PRESBIAKUSIS (3A)
Definisi
Presbikusis adalah gangguan pendengaran sensorineural pada usia lanjut akibat proses
degenerasi organ pendengaran yang terjadi secara perlahan dan simetris pada kedua sisi
telinga.1
Etiologi
a. Presbikusis sensorik adalah atrofi epitel disertai hilangnya sel-sel rambut dan sel
penyokong organ corti. Proses berasal dari bagian basal koklea dan perlahan-lahan menjalar
ke daerah apeks. Ciri khas pada audiogram adalah terjadi penurunan pendengaran secara
tiba-tiba pada frekuensi tinggi (sloping down). Contoh jenis sensori adalah tipe noise-
induced hearing loss (NIHL).
b. Presbikusis Neural merupakan atrofi sel-sel saraf di koklea dan jalur saraf pusat.

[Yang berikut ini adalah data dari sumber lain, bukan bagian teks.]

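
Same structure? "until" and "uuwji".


Pattern of "until": [0, 1, 2, 3, 4]
Pattern of "uuwji": [0, 0, 1, 2, 3]
Patterns do not match
Same pattern = No


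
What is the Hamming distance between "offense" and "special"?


Comparing character by character (same length = 7):
  Pos 0: 'o' vs 's' !=
  Pos 1: 'f' vs 'p' !=
  Pos 2: 'f' vs 'e' !=
  Pos 3: 'e' vs 'c' !=
  Pos 4: 'n' vs 'i' !=
  Pos 5: 's' vs 'a' !=
  Pos 6: 'e' vs 'l' !=
Hamming distance = 7


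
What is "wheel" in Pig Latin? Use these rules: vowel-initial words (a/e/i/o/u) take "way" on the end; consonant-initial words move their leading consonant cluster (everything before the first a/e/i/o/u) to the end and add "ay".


Word: "wheel"
Starts with consonant(s) → move to end, add 'ay'
Consonant cluster: "wh"
Pig Latin = "eelwhay"


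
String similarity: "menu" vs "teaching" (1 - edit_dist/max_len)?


Word 1: "menu" (length 4)
Word 2: "teaching" (length 8)
One optimal edit sequence:
  1. substitute 'm' -> 't'  (+1)
  2. keep 'e'
  3. insert 'a'  (+1)
  4. insert 'c'  (+1)
  5. insert 'h'  (+1)
  6. insert 'i'  (+1)
  7. keep 'n'
  8. substitute 'u' -> 'g'  (+1)
Edit distance = 6
Max length = max(4, 8) = 8
Similarity = 1 - 6/8
= 0.2500


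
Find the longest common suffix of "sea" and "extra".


Word 1: "sea"
Word 2: "extra"
Comparing from end:
  Pos -1: 'a' == 'a'
  Pos -2: 'e' != 'r' (stop)
LCS = "a" (length 1)


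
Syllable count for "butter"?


Word: "butter"
Syllable breakdown: but · ter
Counting: 2 parts
= 2 syllables


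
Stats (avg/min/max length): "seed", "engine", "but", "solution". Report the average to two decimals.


Lengths: "seed"=4, "engine"=6, "but"=3, "solution"=8
Sum = 21, Count = 4
Average = 21/4 = 5.25
= avg=5.25, min=3, max=8


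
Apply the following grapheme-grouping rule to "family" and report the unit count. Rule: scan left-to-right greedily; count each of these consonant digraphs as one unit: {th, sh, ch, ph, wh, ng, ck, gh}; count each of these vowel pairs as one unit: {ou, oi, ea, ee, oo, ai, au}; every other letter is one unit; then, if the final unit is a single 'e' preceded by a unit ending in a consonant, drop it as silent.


Word: "family" (6 letters)
Left-to-right scan:
  [1] 'f' (letter)
  [2] 'a' (letter)
  [3] 'm' (letter)
  [4] 'i' (letter)
  [5] 'l' (letter)
  [6] 'y' (letter)
Units from scan: 6
Sound units = 6 units


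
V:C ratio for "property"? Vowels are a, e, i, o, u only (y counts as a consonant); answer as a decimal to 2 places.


Word: "property"
Vowels (a,e,i,o,u): 2
Consonants: 6
Ratio = 2/6
= 0.33


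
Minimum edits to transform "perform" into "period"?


Word 1: "perform" (length 7)
Word 2: "period" (length 6)
One optimal edit sequence (insert/delete/substitute each cost 1):
  1. keep 'p'
  2. keep 'e'
  3. keep 'r'
  4. substitute 'f' -> 'i'  (+1)
  5. keep 'o'
  6. delete 'r'  (+1)
  7. substitute 'm' -> 'd'  (+1)
Total edit operations: 3
Edit distance = 3


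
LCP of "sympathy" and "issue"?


Word 1: "sympathy"
Word 2: "issue"
Comparing from start:
  Pos 0: 's' != 'i' (stop)
LCP = "" (length 0)


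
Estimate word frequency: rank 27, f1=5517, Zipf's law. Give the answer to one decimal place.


Zipf's law: f(r) = f(1) / r
f(1) = 5517
f(27) = 5517 / 27
= 204.3 occurrences


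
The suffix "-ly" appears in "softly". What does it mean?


Suffix: -ly
Example: softly = soft + -ly
Meaning = in a manner


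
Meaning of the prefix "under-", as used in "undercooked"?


Prefix: under-
Example: undercooked = under- + cooked
Meaning = insufficient


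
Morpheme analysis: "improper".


Word: "improper"
Morphemes: im- / proper
Each morpheme carries meaning
= 2 morphemes


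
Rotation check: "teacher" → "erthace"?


Word: "teacher", Candidate: "erthace"
Method: check if candidate is substring of word+word
"teacherteacher" contains "erthace"? No
Is rotation = No


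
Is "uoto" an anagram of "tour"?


Word 1: "tour" → sorted: ortu
Word 2: "uoto" → sorted: ootu
Same letters? ortu != ootu
Anagram = No


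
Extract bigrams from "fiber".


Word: "fiber" (length 5)
Number of bigrams = 5 - 2 + 1 = 4
  Position 0: "fi"
  Position 1: "ib"
  Position 2: "be"
  Position 3: "er"
Bigrams = "fi", "ib", "be", "er"


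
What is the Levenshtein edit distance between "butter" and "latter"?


Word 1: "butter" (length 6)
Word 2: "latter" (length 6)
One optimal edit sequence (insert/delete/substitute each cost 1):
  1. substitute 'b' -> 'l'  (+1)
  2. substitute 'u' -> 'a'  (+1)
  3. keep 't'
  4. keep 't'
  5. keep 'e'
  6. keep 'r'
Total edit operations: 2
Edit distance = 2


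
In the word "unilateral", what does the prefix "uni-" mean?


Prefix: uni-
As in: unilateral -> uni- + lateral
Meaning = one


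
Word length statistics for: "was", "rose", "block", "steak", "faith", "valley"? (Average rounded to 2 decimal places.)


Lengths: "was"=3, "rose"=4, "block"=5, "steak"=5, "faith"=5, "valley"=6
Sum = 28, Count = 6
Average = 28/6 = 4.67
= avg=4.67, min=3, max=6


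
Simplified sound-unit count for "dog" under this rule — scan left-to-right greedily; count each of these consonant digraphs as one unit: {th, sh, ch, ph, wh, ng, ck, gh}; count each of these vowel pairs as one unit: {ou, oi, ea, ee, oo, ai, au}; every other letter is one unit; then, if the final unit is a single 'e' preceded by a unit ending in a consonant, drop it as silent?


Word: "dog" (3 letters)
Left-to-right scan:
  (1) 'd' (letter)
  (2) 'o' (letter)
  (3) 'g' (letter)
Units from scan: 3
Sound units = 3 units


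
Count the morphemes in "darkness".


Word: "darkness"
Morphemes: dark / -ness
Each morpheme carries meaning
= 2 morphemes


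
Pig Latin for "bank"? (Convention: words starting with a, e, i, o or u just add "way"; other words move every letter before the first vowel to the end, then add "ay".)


Word: "bank"
Starts with consonant(s) → move to end, add 'ay'
Consonant cluster: "b"
Pig Latin = "ankbay"


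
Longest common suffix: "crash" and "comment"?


Word 1: "crash"
Word 2: "comment"
Comparing from end:
  Pos -1: 'h' != 't' (stop)
LCS = "" (length 0)


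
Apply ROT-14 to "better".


Word: "better"
Shift: 14
Each letter → (letter + shift) mod 26:
  'b' (1) + 14 = 15 → 'p'
  'e' (4) + 14 = 18 → 's'
  't' (19) + 14 = 7 → 'h'
  't' (19) + 14 = 7 → 'h'
  'e' (4) + 14 = 18 → 's'
  'r' (17) + 14 = 5 → 'f'
Result = "pshhsf"


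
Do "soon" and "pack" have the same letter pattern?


Pattern of "soon": [0, 1, 1, 2]
Pattern of "pack": [0, 1, 2, 3]
Patterns do not match
Same pattern = No


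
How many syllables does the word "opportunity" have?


Word: "opportunity"
Syllable breakdown: op · por · tu · ni · ty
Counting: 5 parts
= 5 syllables


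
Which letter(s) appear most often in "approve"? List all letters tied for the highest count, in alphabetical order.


Word: "approve"
Letter counts:
  'a': 1
  'e': 1
  'o': 1
  'p': 2
  'r': 1
  'v': 1
Maximum count = 2
Most frequent = 'p' (2 times each)


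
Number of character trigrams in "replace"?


Word: "replace" (length 7)
Number of 3-grams = length - 3 + 1 = 7 - 3 + 1
= 5


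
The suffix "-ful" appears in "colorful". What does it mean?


Suffix: -ful
Example: colorful (color + -ful)
Meaning = full of


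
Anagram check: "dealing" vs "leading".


Word 1: "dealing" → sorted: adegiln
Word 2: "leading" → sorted: adegiln
Same letters? adegiln == adegiln
Anagram = Yes


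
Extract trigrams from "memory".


Word: "memory" (length 6)
Number of trigrams = 6 - 3 + 1 = 4
  Position 0: "mem"
  Position 1: "emo"
  Position 2: "mor"
  Position 3: "ory"
Trigrams = "mem", "emo", "mor", "ory"


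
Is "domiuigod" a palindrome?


Word: "domiuigod"
Reversed: "dogiuimod"
Forward == Backward? domiuigod != dogiuimod
Palindrome = No


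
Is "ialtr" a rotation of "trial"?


Word: "trial", Candidate: "ialtr"
Method: check if candidate is substring of word+word
"trialtrial" contains "ialtr"? Yes
Is rotation = Yes


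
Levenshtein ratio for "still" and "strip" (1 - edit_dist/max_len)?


Word 1: "still" (length 5)
Word 2: "strip" (length 5)
One optimal edit sequence:
  1. keep 's'
  2. keep 't'
  3. substitute 'i' -> 'r'  (+1)
  4. substitute 'l' -> 'i'  (+1)
  5. substitute 'l' -> 'p'  (+1)
Edit distance = 3
Max length = max(5, 5) = 5
Similarity = 1 - 3/5
= 0.4000


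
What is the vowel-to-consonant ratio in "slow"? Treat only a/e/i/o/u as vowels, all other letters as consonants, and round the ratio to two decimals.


Word: "slow"
Vowels (a,e,i,o,u): 1
Consonants: 3
Ratio = 1/3
= 0.33


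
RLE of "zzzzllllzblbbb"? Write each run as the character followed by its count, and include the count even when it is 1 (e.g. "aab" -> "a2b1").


String: "zzzzllllzblbbb"
Scanning for consecutive runs:
  'z' x 4
  'l' x 4
  'z' x 1
  'b' x 1
  'l' x 1
  'b' x 3
RLE = "z4l4z1b1l1b3"


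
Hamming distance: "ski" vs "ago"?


Comparing character by character (same length = 3):
  Pos 0: 's' vs 'a' !=
  Pos 1: 'k' vs 'g' !=
  Pos 2: 'i' vs 'o' !=
Hamming distance = 3


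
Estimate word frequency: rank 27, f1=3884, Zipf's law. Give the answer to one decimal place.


Zipf's law: f(r) = f(1) / r
f(1) = 3884
f(27) = 3884 / 27
= 143.9 occurrences


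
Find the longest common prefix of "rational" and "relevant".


Word 1: "rational"
Word 2: "relevant"
Comparing from start:
  Pos 0: 'r' == 'r'
  Pos 1: 'a' != 'e' (stop)
LCP = "r" (length 1)


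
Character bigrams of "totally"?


Word: "totally" (length 7)
Number of bigrams = 7 - 2 + 1 = 6
  Position 0: "to"
  Position 1: "ot"
  Position 2: "ta"
  Position 3: "al"
  Position 4: "ll"
  Position 5: "ly"
Bigrams = "to", "ot", "ta", "al", "ll", "ly"


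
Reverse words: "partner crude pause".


Original: "partner crude pause"
Words (1..n): partner | crude | pause
Reversed (n..1): pause | crude | partner
Result = "pause crude partner"


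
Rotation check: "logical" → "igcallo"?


Word: "logical", Candidate: "igcallo"
Method: check if candidate is substring of word+word
"logicallogical" contains "igcallo"? No
Is rotation = No


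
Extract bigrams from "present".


Word: "present" (length 7)
Number of bigrams = 7 - 2 + 1 = 6
  Position 0: "pr"
  Position 1: "re"
  Position 2: "es"
  Position 3: "se"
  Position 4: "en"
  Position 5: "nt"
Bigrams = "pr", "re", "es", "se", "en", "nt"


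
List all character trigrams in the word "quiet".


Word: "quiet" (length 5)
Number of trigrams = 5 - 3 + 1 = 3
  Position 0: "qui"
  Position 1: "uie"
  Position 2: "iet"
Trigrams = "qui", "uie", "iet"


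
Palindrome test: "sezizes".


Word: "sezizes"
Reversed: "sezizes"
Forward == Backward? sezizes == sezizes
Palindrome = Yes


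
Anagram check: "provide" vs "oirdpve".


Word 1: "provide" → sorted: deioprv
Word 2: "oirdpve" → sorted: deioprv
Same letters? deioprv == deioprv
Anagram = Yes


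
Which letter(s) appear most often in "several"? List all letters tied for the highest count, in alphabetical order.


Word: "several"
Letter counts:
  'a': 1
  'e': 2
  'l': 1
  'r': 1
  's': 1
  'v': 1
Maximum count = 2
Most frequent = 'e' (2 times each)


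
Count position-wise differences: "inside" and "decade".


Comparing character by character (same length = 6):
  Pos 0: 'i' vs 'd' !=
  Pos 1: 'n' vs 'e' !=
  Pos 2: 's' vs 'c' !=
  Pos 3: 'i' vs 'a' !=
  Pos 4: 'd' vs 'd' =
  Pos 5: 'e' vs 'e' =
Hamming distance = 4


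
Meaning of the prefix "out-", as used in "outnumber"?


Prefix: out-
Example: outnumber (out- + number)
Meaning = surpass


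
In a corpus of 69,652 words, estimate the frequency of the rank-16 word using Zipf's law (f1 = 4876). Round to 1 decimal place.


Zipf's law: f(r) = f(1) / r
f(1) = 4876
f(16) = 4876 / 16
= 304.8 occurrences


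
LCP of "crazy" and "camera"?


Word 1: "crazy"
Word 2: "camera"
Comparing from start:
  Pos 0: 'c' == 'c'
  Pos 1: 'r' != 'a' (stop)
LCP = "c" (length 1)


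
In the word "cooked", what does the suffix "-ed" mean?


Suffix: -ed
As in: cooked -> cook + -ed
Meaning = past tense


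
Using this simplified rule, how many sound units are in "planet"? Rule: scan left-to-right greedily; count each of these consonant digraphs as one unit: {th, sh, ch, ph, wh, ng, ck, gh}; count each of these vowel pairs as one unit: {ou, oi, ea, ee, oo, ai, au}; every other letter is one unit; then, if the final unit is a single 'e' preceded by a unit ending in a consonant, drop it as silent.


Word: "planet" (6 letters)
Left-to-right scan:
  [1] 'p' (letter)
  [2] 'l' (letter)
  [3] 'a' (letter)
  [4] 'n' (letter)
  [5] 'e' (letter)
  [6] 't' (letter)
Units from scan: 6
Sound units = 6 units


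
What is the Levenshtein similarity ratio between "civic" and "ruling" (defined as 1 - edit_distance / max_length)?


Word 1: "civic" (length 5)
Word 2: "ruling" (length 6)
One optimal edit sequence:
  1. substitute 'c' -> 'r'  (+1)
  2. substitute 'i' -> 'u'  (+1)
  3. substitute 'v' -> 'l'  (+1)
  4. keep 'i'
  5. insert 'n'  (+1)
  6. substitute 'c' -> 'g'  (+1)
Edit distance = 5
Max length = max(5, 6) = 6
Similarity = 1 - 5/6
= 0.1667


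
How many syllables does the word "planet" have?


Word: "planet"
Syllable breakdown: plan / et
Counting: 2 parts
= 2 syllables


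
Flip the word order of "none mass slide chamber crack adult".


Original: "none mass slide chamber crack adult"
Words (1..n): none | mass | slide | chamber | crack | adult
Reversed (n..1): adult | crack | chamber | slide | mass | none
Result = "adult crack chamber slide mass none"


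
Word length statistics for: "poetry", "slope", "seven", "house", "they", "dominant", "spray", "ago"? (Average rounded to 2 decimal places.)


Lengths: "poetry"=6, "slope"=5, "seven"=5, "house"=5, "they"=4, "dominant"=8, "spray"=5, "ago"=3
Sum = 41, Count = 8
Average = 41/8 = 5.13
= avg=5.13, min=3, max=8


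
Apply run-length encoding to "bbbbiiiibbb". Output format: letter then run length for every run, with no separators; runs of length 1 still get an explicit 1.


String: "bbbbiiiibbb"
Scanning for consecutive runs:
  'b' x 4
  'i' x 4
  'b' x 3
RLE = "b4i4b3"


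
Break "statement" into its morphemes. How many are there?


Word: "statement"
Morphemes: state | -ment
Each morpheme carries meaning
= 2 morphemes


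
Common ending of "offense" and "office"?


Word 1: "offense"
Word 2: "office"
Comparing from end:
  Pos -1: 'e' == 'e'
  Pos -2: 's' != 'c' (stop)
LCS = "e" (length 1)


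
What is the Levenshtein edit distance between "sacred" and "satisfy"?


Word 1: "sacred" (length 6)
Word 2: "satisfy" (length 7)
One optimal edit sequence (insert/delete/substitute each cost 1):
  1. keep 's'
  2. keep 'a'
  3. insert 't'  (+1)
  4. substitute 'c' -> 'i'  (+1)
  5. substitute 'r' -> 's'  (+1)
  6. substitute 'e' -> 'f'  (+1)
  7. substitute 'd' -> 'y'  (+1)
Total edit operations: 5
Edit distance = 5


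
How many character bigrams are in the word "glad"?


Word: "glad" (length 4)
Number of 2-grams = length - 2 + 1 = 4 - 2 + 1
= 3


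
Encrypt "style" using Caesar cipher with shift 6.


Word: "style"
Shift: 6
Each letter → (letter + shift) mod 26:
  's' (18) + 6 = 24 → 'y'
  't' (19) + 6 = 25 → 'z'
  'y' (24) + 6 = 4 → 'e'
  'l' (11) + 6 = 17 → 'r'
  'e' (4) + 6 = 10 → 'k'
Result = "yzerk"


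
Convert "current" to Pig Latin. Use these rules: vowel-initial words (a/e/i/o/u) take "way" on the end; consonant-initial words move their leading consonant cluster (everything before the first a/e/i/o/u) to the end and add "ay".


Word: "current"
Starts with consonant(s) → move to end, add 'ay'
Consonant cluster: "c"
Pig Latin = "urrentcay"


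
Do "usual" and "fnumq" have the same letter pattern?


Pattern of "usual": [0, 1, 0, 2, 3]
Pattern of "fnumq": [0, 1, 2, 3, 4]
Patterns do not match
Same pattern = No


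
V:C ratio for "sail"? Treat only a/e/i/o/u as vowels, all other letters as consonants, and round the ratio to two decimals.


Word: "sail"
Vowels (a,e,i,o,u): 2
Consonants: 2
Ratio = 2/2
= 1.00


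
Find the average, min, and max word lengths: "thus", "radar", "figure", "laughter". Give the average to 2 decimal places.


Lengths: "thus"=4, "radar"=5, "figure"=6, "laughter"=8
Sum = 23, Count = 4
Average = 23/4 = 5.75
= avg=5.75, min=4, max=8


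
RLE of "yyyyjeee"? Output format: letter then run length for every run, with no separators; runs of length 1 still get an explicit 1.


String: "yyyyjeee"
Scanning for consecutive runs:
  'y' x 4
  'j' x 1
  'e' x 3
RLE = "y4j1e3"


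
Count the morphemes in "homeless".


Word: "homeless"
Morphemes: home | -less
Each morpheme carries meaning
= 2 morphemes


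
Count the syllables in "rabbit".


Word: "rabbit"
Syllable breakdown: rab / bit
Counting: 2 parts
= 2 syllables


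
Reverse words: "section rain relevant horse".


Original: "section rain relevant horse"
Words (1..n): section | rain | relevant | horse
Reversed (n..1): horse | relevant | rain | section
Result = "horse relevant rain section"


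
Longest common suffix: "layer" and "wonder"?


Word 1: "layer"
Word 2: "wonder"
Comparing from end:
  Pos -1: 'r' == 'r'
  Pos -2: 'e' == 'e'
  Pos -3: 'y' != 'd' (stop)
LCS = "er" (length 2)


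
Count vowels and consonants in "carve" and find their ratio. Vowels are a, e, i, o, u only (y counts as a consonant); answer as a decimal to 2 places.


Word: "carve"
Vowels (a,e,i,o,u): 2
Consonants: 3
Ratio = 2/3
= 0.67


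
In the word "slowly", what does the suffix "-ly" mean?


Suffix: -ly
Example: slowly = slow + -ly
Meaning = in a manner


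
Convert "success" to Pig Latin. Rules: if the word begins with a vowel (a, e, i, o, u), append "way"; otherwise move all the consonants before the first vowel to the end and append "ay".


Word: "success"
Starts with consonant(s) → move to end, add 'ay'
Consonant cluster: "s"
Pig Latin = "uccesssay"


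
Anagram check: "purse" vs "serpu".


Word 1: "purse" → sorted: eprsu
Word 2: "serpu" → sorted: eprsu
Same letters? eprsu == eprsu
Anagram = Yes


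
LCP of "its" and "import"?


Word 1: "its"
Word 2: "import"
Comparing from start:
  Pos 0: 'i' == 'i'
  Pos 1: 't' != 'm' (stop)
LCP = "i" (length 1)


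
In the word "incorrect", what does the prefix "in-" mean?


Prefix: in-
Example: incorrect (in- + correct)
Meaning = not / into


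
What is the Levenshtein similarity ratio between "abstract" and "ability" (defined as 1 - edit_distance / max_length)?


Word 1: "abstract" (length 8)
Word 2: "ability" (length 7)
One optimal edit sequence:
  1. keep 'a'
  2. keep 'b'
  3. delete 's'  (+1)
  4. substitute 't' -> 'i'  (+1)
  5. substitute 'r' -> 'l'  (+1)
  6. substitute 'a' -> 'i'  (+1)
  7. substitute 'c' -> 't'  (+1)
  8. substitute 't' -> 'y'  (+1)
Edit distance = 6
Max length = max(8, 7) = 8
Similarity = 1 - 6/8
= 0.2500


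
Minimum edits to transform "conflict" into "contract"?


Word 1: "conflict" (length 8)
Word 2: "contract" (length 8)
One optimal edit sequence (insert/delete/substitute each cost 1):
  1. keep 'c'
  2. keep 'o'
  3. keep 'n'
  4. substitute 'f' -> 't'  (+1)
  5. substitute 'l' -> 'r'  (+1)
  6. substitute 'i' -> 'a'  (+1)
  7. keep 'c'
  8. keep 't'
Total edit operations: 3
Edit distance = 3


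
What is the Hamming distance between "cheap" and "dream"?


Comparing character by character (same length = 5):
  Pos 0: 'c' vs 'd' !=
  Pos 1: 'h' vs 'r' !=
  Pos 2: 'e' vs 'e' =
  Pos 3: 'a' vs 'a' =
  Pos 4: 'p' vs 'm' !=
Hamming distance = 3


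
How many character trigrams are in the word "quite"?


Word: "quite" (length 5)
Number of 3-grams = length - 3 + 1 = 5 - 3 + 1
= 3


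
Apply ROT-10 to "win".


Word: "win"
Shift: 10
Each letter → (letter + shift) mod 26:
  'w' (22) + 10 = 6 → 'g'
  'i' (8) + 10 = 18 → 's'
  'n' (13) + 10 = 23 → 'x'
Result = "gsx"


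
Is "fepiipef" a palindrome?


Word: "fepiipef"
Reversed: "fepiipef"
Forward == Backward? fepiipef == fepiipef
Palindrome = Yes


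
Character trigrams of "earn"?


Word: "earn" (length 4)
Number of trigrams = 4 - 3 + 1 = 2
  Position 0: "ear"
  Position 1: "arn"
Trigrams = "ear", "arn"


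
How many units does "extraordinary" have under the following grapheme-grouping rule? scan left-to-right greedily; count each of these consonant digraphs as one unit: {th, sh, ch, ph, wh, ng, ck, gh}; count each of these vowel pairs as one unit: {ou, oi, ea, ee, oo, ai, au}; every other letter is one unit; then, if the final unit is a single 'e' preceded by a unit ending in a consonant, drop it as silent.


Word: "extraordinary" (13 letters)
Left-to-right scan:
  1. 'e' (letter)
  2. 'x' (letter)
  3. 't' (letter)
  4. 'r' (letter)
  5. 'a' (letter)
  6. 'o' (letter)
  7. 'r' (letter)
  8. 'd' (letter)
  9. 'i' (letter)
  10. 'n' (letter)
  11. 'a' (letter)
  12. 'r' (letter)
  13. 'y' (letter)
Units from scan: 13
Sound units = 13 units


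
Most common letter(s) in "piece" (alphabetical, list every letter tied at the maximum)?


Word: "piece"
Letter counts:
  'c': 1
  'e': 2
  'i': 1
  'p': 1
Maximum count = 2
Most frequent = 'e' (2 times each)


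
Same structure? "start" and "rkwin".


Pattern of "start": [0, 1, 2, 3, 1]
Pattern of "rkwin": [0, 1, 2, 3, 4]
Patterns do not match
Same pattern = No


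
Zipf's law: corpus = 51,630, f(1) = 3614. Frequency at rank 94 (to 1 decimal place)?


Zipf's law: f(r) = f(1) / r
f(1) = 3614
f(94) = 3614 / 94
= 38.4 occurrences


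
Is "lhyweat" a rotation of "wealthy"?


Word: "wealthy", Candidate: "lhyweat"
Method: check if candidate is substring of word+word
"wealthywealthy" contains "lhyweat"? No
Is rotation = No


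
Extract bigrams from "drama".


Word: "drama" (length 5)
Number of bigrams = 5 - 2 + 1 = 4
  Position 0: "dr"
  Position 1: "ra"
  Position 2: "am"
  Position 3: "ma"
Bigrams = "dr", "ra", "am", "ma"


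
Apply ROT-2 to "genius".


Word: "genius"
Shift: 2
Each letter → (letter + shift) mod 26:
  'g' (6) + 2 = 8 → 'i'
  'e' (4) + 2 = 6 → 'g'
  'n' (13) + 2 = 15 → 'p'
  'i' (8) + 2 = 10 → 'k'
  'u' (20) + 2 = 22 → 'w'
  's' (18) + 2 = 20 → 'u'
Result = "igpkwu"


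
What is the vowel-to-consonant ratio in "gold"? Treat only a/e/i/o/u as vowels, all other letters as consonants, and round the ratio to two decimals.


Word: "gold"
Vowels (a,e,i,o,u): 1
Consonants: 3
Ratio = 1/3
= 0.33


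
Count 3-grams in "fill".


Word: "fill" (length 4)
Number of 3-grams = length - 3 + 1 = 4 - 3 + 1
= 2


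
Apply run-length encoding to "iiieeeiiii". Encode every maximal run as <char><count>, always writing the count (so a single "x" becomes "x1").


String: "iiieeeiiii"
Scanning for consecutive runs:
  'i' x 3
  'e' x 3
  'i' x 4
RLE = "i3e3i4"


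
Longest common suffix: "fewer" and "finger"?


Word 1: "fewer"
Word 2: "finger"
Comparing from end:
  Pos -1: 'r' == 'r'
  Pos -2: 'e' == 'e'
  Pos -3: 'w' != 'g' (stop)
LCS = "er" (length 2)


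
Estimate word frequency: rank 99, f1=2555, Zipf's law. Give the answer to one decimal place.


Zipf's law: f(r) = f(1) / r
f(1) = 2555
f(99) = 2555 / 99
= 25.8 occurrences


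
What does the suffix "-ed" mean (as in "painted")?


Suffix: -ed
Example: painted (paint + -ed)
Meaning = past tense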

Atrofi
terjadi mulai dari koklea, dengan bagian basilarnya sedikit lebih banyak terkena dibanding
sisa dari bagian koklea lainnya. Keparahan tipe ini menyebabkan penurunan diskriminasi
kata-kata yang secara klinik berhubungan dengan presbikusis. Pengurangan jumlah sel-sel
neuron ini sesuai dengan normal speech discrimination. Bila jumlah neuron ini berkurang
di bawah yang dibutuhkan untuk tranmisi getaran, terjadilah perbikusis neural. Gambaran
khas audiogram menunjukkan penurunan ambang dengar terjadi pada frekuensi yang
semakin tinggi semakin memburuk (cookie-bite).
c. Presbikusis Metabolik/Strial presbyacusis keadaan ini dihasilkan dari atrofi stria vaskularis.
Stria vaskularis merupakan daerah metabolisme aktif pada koklea yang bertanggung jawab
terhadap sekresi dari endolimfe dan pemeliharaan gradien ion yang melalui organ korti.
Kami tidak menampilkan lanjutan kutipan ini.